Философия одиночества - страница 8
. Настоящий отшельник потому так хорошо знает пороки ближних, что сначала познал их в самом себе. Им движет не горечь или досада, а жалость ко всей вселенной, преданность человечеству. Он бежит в целительное молчание пустыни, в нищету и безвестность не для того, чтобы проповедовать другим, а для того, чтобы в себе залечить раны всего мира.
13. Весть о милости Божией к человеку должна быть проповедана. Слово истины должно быть возвещено. Отрицать это невозможно. И всё же немало людей начинают понимать, как бессмысленно пополнять и без того бурный поток речи, который повсюду, с раннего утра и до глубокой ночи, бесцельно изливается на каждого из нас. Чтобы речь стала осмысленной, ей необходимо молчание, пауза, отделяющая слово от слова, фразу от фразы. Тот, кто замолкает, не обязательно ненавидит речь. Скорее наоборот – любит и уважает её. Нельзя ведь донести милость Божью словами, пока не ощутишь её в молчании, до и после сказанных слов.
14. Всегда были и будут люди, которые одиноки в обществе, хотя сами не знают - почему. Они давно свыклись с тем, что их характер и обстоятельства жизни обрекли их на одиночество. Однако говорю я не о них, а о тех, кто жил в обществе деятельно и ярко, не порвал со старым и ушёл в пустыню. Такую пустыню можно найти даже среди людей, но ни горячее стремление, ни идея тут не помогут: на неё мистически указует перст Божий.
15. Всегда были и будут люди, которых чистое и простое сердце с ранней юности влекло к отшельнической, созерцательной жизни в каком-нибудь ордене. Их призвание просто и ясно, но не о нём я хочу говорить. Эти люди с малых лет знают, что их удел – келья картузианцев или кальмадулов. Каким-то безошибочным чутьём они находят дорогу туда, где будут одни; Церковь же без колебаний принимает их в ту «защищённую» (umbratilis), мирную жизнь, которую хранит для своих самых любимых чад. Они проводят свои дни в мире, молчании и одиночестве, целиком признанном, одобренном и защищённом высшей церковной властью. Они не знают обычных для одиночества страданий и трудностей и живут спокойно и невозмутимо, как подобает тем, кто следует этому редкому призванию.
Повторюсь, что я говорю не о них, а об отшельниках противоречивых, терзаемых внутренней болью, не нашедших своего места. Я говорю о людях, не столько избравших одиночество, сколько настигнутых им, о тех, кого ведут в пустыню не простота и невинность, а горькие страдания и крушение иллюзий.

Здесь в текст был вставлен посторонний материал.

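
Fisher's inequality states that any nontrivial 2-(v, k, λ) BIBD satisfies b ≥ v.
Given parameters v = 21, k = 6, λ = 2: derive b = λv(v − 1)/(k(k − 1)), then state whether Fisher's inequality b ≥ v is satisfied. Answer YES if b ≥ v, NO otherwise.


b = λv(v − 1)/(k(k − 1)) = 2·21·20/(6·5) = 840/30 = 28.
Compare with v = 21: b ≥ v, so Fisher's inequality holds.

YES


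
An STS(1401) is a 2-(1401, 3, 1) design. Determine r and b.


An STS(v) is a 2-(v, 3, 1) BIBD: block size k = 3, λ = 1.
Replication: r(k − 1) = λ(v − 1) ⇒ r·2 = 1401 − 1 = 1400 ⇒ r = 700.
Block count: bk = vr ⇒ b·3 = 1401·700 = 980700 ⇒ b = 326900.
(Check via b = v(v − 1)/6 = 1401·1400/6 = 1961400/6 = 326900.)

r = 700, b = 326900.


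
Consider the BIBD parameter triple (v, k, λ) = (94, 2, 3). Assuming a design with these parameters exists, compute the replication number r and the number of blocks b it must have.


Any 2-(v, k, λ) BIBD satisfies two necessary conditions:
  (i)  Each point sits in r blocks, and counting incidences through any fixed point gives r(k − 1) = λ(v − 1), so r = λ(v − 1)/(k − 1).
  (ii) Total incidences bk = vr, so b = vr/k.
Step 1: r = λ(v − 1)/(k − 1) = 3·(94 − 1)/(2 − 1) = 3·93/1 = 279/1 = 279.
Step 2: b = vr/k = 94·279/2 = 26226/2 = 13113.
Check integrality: r = 279 ∈ Z ✓, b = 13113 ∈ Z ✓.
(These identities are necessary conditions: they determine r and b for any design with these parameters, but do not by themselves prove that one exists.)

r = 279, b = 13113.


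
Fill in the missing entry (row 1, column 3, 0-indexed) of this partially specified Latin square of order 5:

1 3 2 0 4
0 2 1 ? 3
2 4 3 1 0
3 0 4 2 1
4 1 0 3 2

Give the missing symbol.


Row 1 contains symbols [0, 1, 2, 3] — missing [4].
Column 3 contains symbols [0, 1, 2, 3] — missing [4].
The missing symbol must appear in both missing sets; intersection = [4].
Therefore the hidden value is 4.

Missing value = 4.


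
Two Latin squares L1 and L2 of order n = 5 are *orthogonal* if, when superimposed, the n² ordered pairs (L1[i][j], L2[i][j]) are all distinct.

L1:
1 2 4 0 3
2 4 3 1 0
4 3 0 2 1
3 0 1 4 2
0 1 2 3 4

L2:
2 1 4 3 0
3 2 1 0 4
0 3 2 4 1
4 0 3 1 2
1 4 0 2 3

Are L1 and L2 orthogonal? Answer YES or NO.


Form the n² = 25 superimposed pairs (L1[i][j], L2[i][j]), row by row (rows and columns indexed from 0):
row 0: (1,2) (2,1) (4,4) (0,3) (3,0)
row 1: (2,3) (4,2) (3,1) (1,0) (0,4)
row 2: (4,0) (3,3) (0,2) (2,4) (1,1)
row 3: (3,4) (0,0) (1,3) (4,1) (2,2)
row 4: (0,1) (1,4) (2,0) (3,2) (4,3)
Orthogonality requires all 25 pairs distinct.
Check by first coordinate: for each symbol s of L1, list the L2 entries in the n cells where L1 = s; they must all differ.
  L1 = 0: L2 entries (in reading order) 3, 4, 2, 0, 1 — all 5 distinct ✓
  L1 = 1: L2 entries (in reading order) 2, 0, 1, 3, 4 — all 5 distinct ✓
  L1 = 2: L2 entries (in reading order) 1, 3, 4, 2, 0 — all 5 distinct ✓
  L1 = 3: L2 entries (in reading order) 0, 1, 3, 4, 2 — all 5 distinct ✓
  L1 = 4: L2 entries (in reading order) 4, 2, 0, 1, 3 — all 5 distinct ✓
Every symbol of L1 meets every symbol of L2 exactly once, so all 25 pairs are distinct (25 of 25).
Conclusion: YES.

YES


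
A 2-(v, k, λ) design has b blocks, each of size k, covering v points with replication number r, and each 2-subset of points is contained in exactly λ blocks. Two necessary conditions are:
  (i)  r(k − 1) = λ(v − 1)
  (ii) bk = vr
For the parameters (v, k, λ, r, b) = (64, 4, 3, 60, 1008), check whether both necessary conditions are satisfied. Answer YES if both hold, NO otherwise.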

Не нужно думать, что тот, кто «настигнут», избран одиночеством, ничего сам не сделал. Одиночество, о котором идёт речь, ложно и незрело, пока его не выберешь сердцем. Оно может кого-то избрать, отделить для себя, но его нужно добровольно принять. Другого пути нет. Однако и самая отчаянная решимость бесплодна, если ты не поставлен перед выбором. Дверь одиночества открывается только изнутри – равно внешнего и внутреннего. Как бы кто ни был одинок, если он не позван внутренним одиночеством, если сам не вышел ему навстречу, то он ещё не monachos в моём понимании, не отшельник. Тот же, кто сделал выбор и верен ему, одинок даже в толпе. Нет, такой человек не замкнут в себе и не считает себя каким-то особенным. Его одиночество совершенно иного рода. Оно не утверждает никакого «я». Оно вообще ничего не утверждает. Оно – пусто и универсально (universal). В нём человек один благодаря своему внутреннему, духовному единству, а не потому, что отрезал себя от общения с людьми. Такое внутреннее единство – это единство со всеми. Нужно ли говорить, что оно – непознанная тайна? Даже обретшие его знают его путём «незнания».
Теперь должно быть ясно, что если искать одиночества, отделяя себя от других, самоутверждаясь, всё острее сознавая свое «я», только удалишься от цели. Напротив, если ты настигнут одиночеством, приглашен в него и свободно его принял, то попадаешь в пустыню так же легко, как срывается с ветки спелый плод. Населена эта пустыня или необитаема, она всё равно окажется бескрайней пустотой, принадлежащей всем и никому, – тишиной, где Бог прорекает слово. В этом слове проречены Он Сам и всё сущее.